It's nice and tidy this way so maybe worth it, but getting
the kobj_ns_type_lock spinlock twice in a row here seems
unfortunate.

> kfc->root = sysfs_root;
> kfc->magic = SYSFS_MAGIC;
> fc->fs_private = kfc;
> @@ -85,6 +88,7 @@ static void sysfs_kill_sb(struct super_block *sb)
>
> kernfs_kill_sb(sb);
> kobj_ns_drop(KOBJ_NS_TYPE_NET, ns[KOBJ_NS_TYPE_NET]);
> + kobj_ns_drop(KOBJ_NS_TYPE_USER, ns[KOBJ_NS_TYPE_USER]);
> }
>
> static struct file_system_type sysfs_fs_type = {
> diff --git a/include/linux/genhd.h b/include/linux/genhd.h
> index 9b3fffdf4011..4edf8a82e815 100644
> --- a/include/linux/genhd.h
> +++ b/include/linux/genhd.h
> @@ -220,6 +220,9 @@ struct gendisk {
> int node_id;
> struct badblocks *bb;
> struct lockdep_map lockdep_map;
> +#ifdef CONFIG_BLK_DEV_LOOPFS
> + struct user_namespace *user_ns;
> +#endif
> };
>
> static inline struct gendisk *part_to_disk(struct hd_struct *part)

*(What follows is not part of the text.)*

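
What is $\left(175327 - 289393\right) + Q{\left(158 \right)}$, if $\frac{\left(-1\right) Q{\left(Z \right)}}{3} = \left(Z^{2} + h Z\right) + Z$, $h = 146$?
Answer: $-258636$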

> diff --git a/include/linux/kernfs.h b/include/linux/kernfs.h
> index d0544f2e0c99..7809584a7c8e 100644
> --- a/include/linux/kernfs.h
> +++ b/include/linux/kernfs.h
> @@ -53,6 +53,7 @@ enum kernfs_node_flag {
> KERNFS_SUICIDED = 0x0800,
> KERNFS_EMPTY_DIR = 0x1000,
> KERNFS_HAS_RELEASE = 0x2000,
> + KERNFS_NS_PROPAGATE = 0x4000,
> };
>
> /* @flags for kernfs_create_root() */
> @@ -337,6 +338,27 @@ static inline void kernfs_enable_ns(struct kernfs_node *kn,
> kn->ns_type = ns_type;
> }
>
> +static inline void kernfs_enable_init_ns_propagates(struct kernfs_node *kn)
> +{
> + WARN_ON_ONCE(kernfs_type(kn) != KERNFS_DIR);
> + WARN_ON_ONCE(!RB_EMPTY_ROOT(&kn->dir.children));
> + WARN_ON_ONCE(!(kn->flags & KERNFS_NS));
> + kn->flags |= KERNFS_NS_PROPAGATE;
> +}
> +
> +/**
> + * kernfs_init_ns_propagates - test whether init ns propagates
> + * @kn: the node to test
> + *
> + * Test whether kernfs entries created in the init namespace propagate into
> + * other namespaces.
> + */
> +static inline bool kernfs_init_ns_propagates(const struct kernfs_node *kn)
> +{
> + return ((kn->flags & (KERNFS_NS | KERNFS_NS_PROPAGATE)) ==
> + (KERNFS_NS | KERNFS_NS_PROPAGATE));
> +}
> +
> /**
> * kernfs_ns_enabled - test whether namespace is enabled
> * @kn: the node to test
> diff --git a/include/linux/kobject_ns.h b/include/linux/kobject_ns.h
> index 991a9286bcea..a9c45bcce235 100644
> --- a/include/linux/kobject_ns.h
> +++ b/include/linux/kobject_ns.h
> @@ -26,6 +26,7 @@ struct kobject;
> enum kobj_ns_type {
> KOBJ_NS_TYPE_NONE = 0,
> KOBJ_NS_TYPE_NET,
> + KOBJ_NS_TYPE_USER,
> KOBJ_NS_TYPES
> };
>
> @@ -34,6 +35,8 @@ enum kobj_ns_type {
> * @grab_current_ns: return a new reference to calling task's namespace
> * @initial_ns: return the initial namespace (i.e. init_net_ns)
> * @drop_ns: drops a reference to namespace
> + * @initial_ns_propagates: whether devices in the initial namespace propagate
> + * to all other namespaces
> */
> struct kobj_ns_type_operations {
> enum kobj_ns_type type;
> @@ -41,6 +44,7 @@ struct kobj_ns_type_operations {
> void *(*grab_current_ns)(void);
> const void *(*initial_ns)(void);
> void (*drop_ns)(void *);
> + bool (*initial_ns_propagates)(void);
> };
>
> int kobj_ns_type_register(const struct kobj_ns_type_operations *ops);
> diff --git a/lib/kobject.c b/lib/kobject.c
> index c58c62d49a10..96bb8c732d1c 100644
> --- a/lib/kobject.c
> +++ b/lib/kobject.c
> @@ -121,6 +121,8 @@ static int create_dir(struct kobject *kobj)
> BUG_ON(!kobj_ns_type_registered(ops->type));
>
> sysfs_enable_ns(kobj->sd, ops->type);
> + if (ops->initial_ns_propagates && ops->initial_ns_propagates())
> + kernfs_enable_init_ns_propagates(kobj->sd);
> }
>
> return 0;
> --
> 2.26.1